Breastfeeding seems to be a no-brainer. It’s by far the best nutrition for a baby, it builds a healthy immune system, it helps the mother lose pregnancy weight and bond to her infant, it’s simple, portable, and convenient, and for the vast majority of women, it will work just fine. But that doesn’t mean that it’s always easy. We know that it’s the best choice, but without a good support network, women aren’t as likely to breastfeed for a significant amount of time. Our baby is six weeks old today. We had great midwives who helped me get started with breastfeeding and supported me through the first – very painful – couple weeks. Adding to the long list of reasons I’m glad we didn’t have our baby in a hospital, it looks like there’s a decent chance that breastfeeding wouldn’t have been as much of a priority for the hospital staff as it was for us.
Although the American Academy of Pediatrics recommends breastfeeding for at least a year, and the World Health Organization advises breastfeeding for two years, only 3 out of 4 babies in the US are EVER breastfed, and only 1 in 5 are still being breastfed at one year. Since we know that breastfeeding is the best choice for a baby’s health, and hospitals are supposed to be in the business of promoting health, why in the world are hospitals not doing a better job of getting new moms off to a good start with breastfeeding?
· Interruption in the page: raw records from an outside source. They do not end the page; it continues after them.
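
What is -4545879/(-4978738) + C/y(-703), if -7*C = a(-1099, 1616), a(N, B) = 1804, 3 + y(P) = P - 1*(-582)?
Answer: 3231866581/1080386146 ≈ 2.9914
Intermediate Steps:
y(P) = 579 + P (y(P) = -3 + (P - 1*(-582)) = -3 + (P + 582) = -3 + (582 + P) = 579 + P)
C = -1804/7 (C = -1/7*1804 = -1804/7 ≈ -257.71)
-4545879/(-4978738) + C/y(-703) = -4545879/(-4978738) - 1804/(7*(579 - 703)) = -4545879*(-1/4978738) - 1804/7/(-124) = 4545879/4978738 - 1804/7*(-1/124) = 4545879/4978738 + 451/217 = 3231866581/1080386146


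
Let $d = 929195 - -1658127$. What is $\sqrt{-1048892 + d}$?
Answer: $\sqrt{1538430} \approx 1240.3$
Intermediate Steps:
$d = 2587322$ ($d = 929195 + 1658127 = 2587322$)
$\sqrt{-1048892 + d} = \sqrt{-1048892 + 2587322} = \sqrt{1538430}$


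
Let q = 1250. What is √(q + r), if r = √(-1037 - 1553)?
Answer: √(1250 + I*√2590) ≈ 35.363 + 0.7196*I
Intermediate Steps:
r = I*√2590 (r = √(-2590) = I*√2590 ≈ 50.892*I)
√(q + r) = √(1250 + I*√2590)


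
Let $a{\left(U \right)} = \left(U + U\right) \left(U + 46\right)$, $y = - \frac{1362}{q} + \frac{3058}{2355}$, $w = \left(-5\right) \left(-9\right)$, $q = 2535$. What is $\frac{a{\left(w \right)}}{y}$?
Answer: $\frac{1629789525}{151484} \approx 10759.0$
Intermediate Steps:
$w = 45$
$y = \frac{302968}{397995}$ ($y = - \frac{1362}{2535} + \frac{3058}{2355} = \left(-1362\right) \frac{1}{2535} + 3058 \cdot \frac{1}{2355} = - \frac{454}{845} + \frac{3058}{2355} = \frac{302968}{397995} \approx 0.76124$)
$a{\left(U \right)} = 2 U \left(46 + U\right)$
$\frac{a{\left(w \right)}}{y} = \frac{2 \cdot 45 \left(46 + 45\right)}{\frac{302968}{397995}} = 2 \cdot 45 \cdot 91 \cdot \frac{397995}{302968} = 8190 \cdot \frac{397995}{302968} = \frac{1629789525}{151484}$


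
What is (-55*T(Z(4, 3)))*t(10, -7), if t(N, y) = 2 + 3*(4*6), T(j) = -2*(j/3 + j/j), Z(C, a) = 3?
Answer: 16280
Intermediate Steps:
T(j) = -2 - 2*j/3 (T(j) = -2*(j*(⅓) + 1) = -2*(j/3 + 1) = -2*(1 + j/3) = -2 - 2*j/3)
t(N, y) = 74 (t(N, y) = 2 + 3*24 = 2 + 72 = 74)
(-55*T(Z(4, 3)))*t(10, -7) = -55*(-2 - ⅔*3)*74 = -55*(-2 - 2)*74 = -55*(-4)*74 = 220*74 = 16280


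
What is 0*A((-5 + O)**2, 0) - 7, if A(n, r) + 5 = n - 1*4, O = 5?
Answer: -7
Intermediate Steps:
A(n, r) = -9 + n (A(n, r) = -5 + (n - 1*4) = -5 + (n - 4) = -5 + (-4 + n) = -9 + n)
0*A((-5 + O)**2, 0) - 7 = 0*(-9 + (-5 + 5)**2) - 7 = 0*(-9 + 0**2) - 7 = 0*(-9 + 0) - 7 = 0*(-9) - 7 = 0 - 7 = -7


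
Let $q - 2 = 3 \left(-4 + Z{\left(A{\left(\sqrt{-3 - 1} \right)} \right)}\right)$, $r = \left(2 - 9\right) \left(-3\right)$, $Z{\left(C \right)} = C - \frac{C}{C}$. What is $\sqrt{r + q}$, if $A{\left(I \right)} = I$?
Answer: $3 + i \approx 3.0 + 1.0 i$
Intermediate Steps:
$Z{\left(C \right)} = -1 + C$ ($Z{\left(C \right)} = C - 1 = -1 + C$)
$r = 21$ ($r = \left(-7\right) \left(-3\right) = 21$)
$q = -13 + 6 i$ ($q = 2 + 3 \left(-4 - \left(1 - \sqrt{-3 - 1}\right)\right) = 2 + 3 \left(-4 - \left(1 - \sqrt{-4}\right)\right) = 2 + 3 \left(-4 - \left(1 - 2 i\right)\right) = 2 + 3 \left(-5 + 2 i\right) = 2 - \left(15 - 6 i\right) = -13 + 6 i \approx -13.0 + 6.0 i$)
$\sqrt{r + q} = \sqrt{21 - \left(13 - 6 i\right)} = \sqrt{8 + 6 i} = 3 + i$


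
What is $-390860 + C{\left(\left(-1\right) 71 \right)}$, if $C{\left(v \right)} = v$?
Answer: $-390931$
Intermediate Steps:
$-390860 + C{\left(\left(-1\right) 71 \right)} = -390860 - 71 = -390931$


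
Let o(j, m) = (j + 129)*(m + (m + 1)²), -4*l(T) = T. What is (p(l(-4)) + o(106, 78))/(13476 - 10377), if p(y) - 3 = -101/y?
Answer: 1484867/3099 ≈ 479.14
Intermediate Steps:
l(T) = -T/4
p(y) = 3 - 101/y
o(j, m) = (129 + j)*(m + (1 + m)²)
(p(l(-4)) + o(106, 78))/(13476 - 10377) = ((3 - 101/((-¼*(-4)))) + (129*78 + 129*(1 + 78)² + 106*78 + 106*(1 + 78)²))/(13476 - 10377) = ((3 - 101/1) + (10062 + 129*79² + 8268 + 106*79²))/3099 = ((3 - 101*1) + (10062 + 129*6241 + 8268 + 106*6241))*(1/3099) = ((3 - 101) + (10062 + 805089 + 8268 + 661546))*(1/3099) = (-98 + 1484965)*(1/3099) = 1484867*(1/3099) = 1484867/3099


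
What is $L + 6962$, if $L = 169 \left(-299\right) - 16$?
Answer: $-43585$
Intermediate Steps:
$L = -50547$ ($L = -50531 - 16 = -50547$)
$L + 6962 = -50547 + 6962 = -43585$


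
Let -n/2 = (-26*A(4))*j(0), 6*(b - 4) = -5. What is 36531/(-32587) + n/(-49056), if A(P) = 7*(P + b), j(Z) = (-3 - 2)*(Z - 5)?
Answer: -839417197/342554544 ≈ -2.4505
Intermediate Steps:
b = 19/6 (b = 4 + (⅙)*(-5) = 4 - ⅚ = 19/6 ≈ 3.1667)
j(Z) = 25 - 5*Z (j(Z) = -5*(-5 + Z) = 25 - 5*Z)
A(P) = 133/6 + 7*P (A(P) = 7*(P + 19/6) = 7*(19/6 + P) = 133/6 + 7*P)
n = 195650/3 (n = -2*(-26*(133/6 + 7*4))*(25 - 5*0) = -2*(-26*(133/6 + 28))*(25 + 0) = -2*(-26*301/6)*25 = -(-7826)*25/3 = -2*(-97825/3) = 195650/3 ≈ 65217.)
36531/(-32587) + n/(-49056) = 36531/(-32587) + (195650/3)/(-49056) = 36531*(-1/32587) + (195650/3)*(-1/49056) = -36531/32587 - 13975/10512 = -839417197/342554544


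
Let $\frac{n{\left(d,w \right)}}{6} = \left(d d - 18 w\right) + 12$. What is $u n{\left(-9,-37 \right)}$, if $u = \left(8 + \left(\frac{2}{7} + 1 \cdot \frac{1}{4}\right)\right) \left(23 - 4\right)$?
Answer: $\frac{10339857}{14} \approx 7.3856 \cdot 10^{5}$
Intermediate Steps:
$n{\left(d,w \right)} = 72 - 108 w + 6 d^{2}$ ($n{\left(d,w \right)} = 6 \left(\left(d d - 18 w\right) + 12\right) = 6 \left(\left(d^{2} - 18 w\right) + 12\right) = 6 \left(12 + d^{2} - 18 w\right) = 72 - 108 w + 6 d^{2}$)
$u = \frac{4541}{28}$ ($u = \left(8 + \left(2 \cdot \frac{1}{7} + 1 \cdot \frac{1}{4}\right)\right) 19 = \left(8 + \left(\frac{2}{7} + \frac{1}{4}\right)\right) 19 = \left(8 + \frac{15}{28}\right) 19 = \frac{239}{28} \cdot 19 = \frac{4541}{28} \approx 162.18$)
$u n{\left(-9,-37 \right)} = \frac{4541 \left(72 - -3996 + 6 \left(-9\right)^{2}\right)}{28} = \frac{4541 \left(72 + 3996 + 6 \cdot 81\right)}{28} = \frac{4541 \left(72 + 3996 + 486\right)}{28} = \frac{4541}{28} \cdot 4554 = \frac{10339857}{14}$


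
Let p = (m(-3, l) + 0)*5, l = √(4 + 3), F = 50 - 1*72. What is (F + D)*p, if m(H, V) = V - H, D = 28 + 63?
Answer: 1035 + 345*√7 ≈ 1947.8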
Why are they introducing pacifiers and bottles in the nursery? Why are they sending new parents home with free samples of formula? Could it possibly have to do with convenience for the hospital staff and financial incentives from the formula manufacturers? Afterall, giving a crying newborn a pacifier is a pretty quick way to get some peace and quiet – even if it might lead to nipple confusion and reduced breastfeeding in the future. And as far as money goes, nobody is making a profit from breastfeeding. But the sooner a mother switches to formula, the sooner she becomes a customer for the formula industry. And what better way to speed up the process than by handing out free samples to people who are only a few days into their parenthood journey. My own experience with breastfeeding (which is very similar to the vast majority of other mothers with whom I’ve talked about this) was that it took about two weeks to stop hurting. Giving formula samples to a woman who may be in the midst of a painful initiation to breastfeeding seems like a good way to get her to stop breastfeeding. So why would hospitals do this, if they know that the ultimate goal – according to the AAP and the WHO – should be breastfeeding for at least a year?
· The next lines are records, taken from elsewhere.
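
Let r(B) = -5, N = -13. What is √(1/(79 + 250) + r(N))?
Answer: 2*I*√135219/329 ≈ 2.2354*I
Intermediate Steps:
√(1/(79 + 250) + r(N)) = √(1/(79 + 250) - 5) = √(1/329 - 5) = √(-1644/329) = 2*I*√135219/329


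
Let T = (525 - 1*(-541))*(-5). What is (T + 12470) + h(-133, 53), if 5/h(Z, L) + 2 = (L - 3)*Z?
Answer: 47495275/6652 ≈ 7140.0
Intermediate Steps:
h(Z, L) = 5/(-2 + Z*(-3 + L)) (h(Z, L) = 5/(-2 + (L - 3)*Z) = 5/(-2 + (-3 + L)*Z) = 5/(-2 + Z*(-3 + L)))
T = -5330 (T = (525 + 541)*(-5) = 1066*(-5) = -5330)
(T + 12470) + h(-133, 53) = (-5330 + 12470) + 5/(-2 - 3*(-133) + 53*(-133)) = 7140 + 5/(-2 + 399 - 7049) = 7140 + 5/(-6652) = 7140 + 5*(-1/6652) = 7140 - 5/6652 = 47495275/6652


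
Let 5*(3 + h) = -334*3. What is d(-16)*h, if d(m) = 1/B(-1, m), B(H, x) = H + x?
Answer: 1017/85 ≈ 11.965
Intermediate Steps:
d(m) = 1/(-1 + m)
h = -1017/5 (h = -3 + (-334*3)/5 = -3 + (1/5)*(-1002) = -3 - 1002/5 = -1017/5 ≈ -203.40)
d(-16)*h = -1017/5/(-1 - 16) = -1017/5/(-17) = -1/17*(-1017/5) = 1017/85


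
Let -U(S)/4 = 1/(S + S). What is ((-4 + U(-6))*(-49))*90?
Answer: 16170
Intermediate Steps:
U(S) = -2/S (U(S) = -4/(S + S) = -4*1/(2*S) = -2/S)
((-4 + U(-6))*(-49))*90 = ((-4 - 2/(-6))*(-49))*90 = ((-4 - 2*(-1/6))*(-49))*90 = ((-4 + 1/3)*(-49))*90 = -11/3*(-49)*90 = (539/3)*90 = 16170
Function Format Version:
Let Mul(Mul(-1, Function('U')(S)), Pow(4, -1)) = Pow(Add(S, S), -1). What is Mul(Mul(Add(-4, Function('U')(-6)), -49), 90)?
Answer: 16170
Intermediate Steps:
Function('U')(S) = Mul(-2, Pow(S, -1)) (Function('U')(S) = Mul(-4, Pow(Add(S, S), -1)) = Mul(-4, Pow(Mul(2, S), -1)) = Mul(-4, Mul(Rational(1, 2), Pow(S, -1))) = Mul(-2, Pow(S, -1)))
Mul(Mul(Add(-4, Function('U')(-6)), -49), 90) = Mul(Mul(Add(-4, Mul(-2, Pow(-6, -1))), -49), 90) = Mul(Mul(Add(-4, Mul(-2, Rational(-1, 6))), -49), 90) = Mul(Mul(Add(-4, Rational(1, 3)), -49), 90) = Mul(Mul(Rational(-11, 3), -49), 90) = Mul(Rational(539, 3), 90) = 16170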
There are a number of things that a hospital can do to encourage and support women in their quest to breastfeed their babies. Starting the feeding process within an hour of birth, keeping the baby in the same room with the mother, not using pacifiers in the hospital, not supplementing with water or formula, and giving a new mother access to a breastfeeding support system once she returns home with her baby will all help get breastfeeding off to a good start. And yet according to a newsletter published by the Colorado Breast Feeding Task Force last fall, only one in five breastfeeding Colorado mothers had a hospital experience that exclusively promoted breastfeeding.
The benefits of breastfeeding are well established. The babies are healthier throughout childhood, and the benefits to their immune systems last far beyond the end of breastfeeding. Since healthier babies result in fewer health insurance claims, it seems that health insurance companies should be in the business of actively encouraging breastfeeding at every turn – perhaps even with lowered premiums for mothers and children for the duration of breastfeeding. Hospitals are getting a failing grade when it comes to promoting and supporting early breastfeeding. I would encourage health insurance companies to actively work with hospitals on their networks to resolve these issues (and they’re really pretty simple issues to fix) and make breastfeeding a priority.